The disclosure system has two caveats, though, which Jordan and Issa contend ELI is “leveraging” in order to “avoid disclosure and oversight.” First, the notification requirement only kicks in when the program provider pays or reimburses more than $480 for a judge’s participation. And second, some organizations, such as the National Judicial College and state bar associations, are exempt from the reporting requirement. 

Since only one ELI seminar appears in the Administrative Office’s report on privately funded seminars over the past three years, Jordan and Issa argue that there must be something wrong with the rules. Their letter asks the Administrative Office for copies of all disclosures made pursuant to the current policy since 2018, and to “update” the policy to “prevent abuse by advocacy organizations masquerading as fair and impartial educational programs.”

It bears repeating here that private entities have been using educational events to feed judges a steady diet of programming that promotes Republican interests for years. Between July 2008 and 2012, conservative foundations and multinational corporations like ExxonMobil and Pfizer sponsored over 100 judicial education seminars with names like “The Moral Foundations of Capitalism” and “Corporations and the Limits of Criminal Law.” In 2021 and 2022, George Mason University and the Federalist Society sent over 100 federal judges on 251 trips, with plenty of built-in time for golfing and going to the spa when getting reeducated about the latest conservative legal theories on price-gouging, antitrust, and corporate liability. ELI appears to be doing the same thing as everybody else who puts on a judicial education seminar—sharing information with judges—but typically with slideshows and Zoom links instead of ski slopes and luxurious resorts at no charge to the judges.

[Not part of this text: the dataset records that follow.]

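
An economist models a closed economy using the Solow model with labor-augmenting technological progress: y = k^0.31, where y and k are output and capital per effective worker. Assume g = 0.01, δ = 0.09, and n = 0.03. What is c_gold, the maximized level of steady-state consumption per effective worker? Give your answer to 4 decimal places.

n + g + δ = 0.03 + 0.01 + 0.09 = 0.13.
At the golden rule the marginal product of capital equals n+g+δ: 0.31·k^(0.31−1) = 0.13. Solving, k_gold = (0.31/0.13)^(1/0.69) ≈ 3.5236.
y_gold = 3.5236^0.31 ≈ 1.4776.
c_gold = y_gold − (n+g+δ)·k_gold = 1.4776 − 0.13·3.5236 ≈ 1.0196.

c_gold ≈ 1.0196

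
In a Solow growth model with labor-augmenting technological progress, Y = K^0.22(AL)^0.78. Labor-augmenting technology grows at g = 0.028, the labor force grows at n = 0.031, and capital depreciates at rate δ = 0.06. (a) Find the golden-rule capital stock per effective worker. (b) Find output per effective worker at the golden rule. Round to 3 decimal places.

(a) k_gold ≈ 2.199; (b) y_gold ≈ 1.189

Break-even investment rate: n + g + δ = 0.031 + 0.028 + 0.06 = 0.119.
At the golden rule the marginal product of capital equals n+g+δ: 0.22·k^(0.22−1) = 0.119. Solving, k_gold = (0.22/0.119)^(1/0.78) ≈ 2.1986.
y_gold = 2.1986^0.22 ≈ 1.1892.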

Despite the narrative that proliferates in law schools and Federalist Society keynote addresses, judges are political actors who wield political power. It is similarly obvious that people want to influence those with political power. Jordan and Issa’s letter talks about ELI as a threat to “judicial impartiality,” but none of these corporate attempts to influence the judiciary piqued their concern. This is because Jordan and Issa’s concern is not actually that judges may be influenced. Their concern is that Republicans may no longer be the only ones doing the influencing.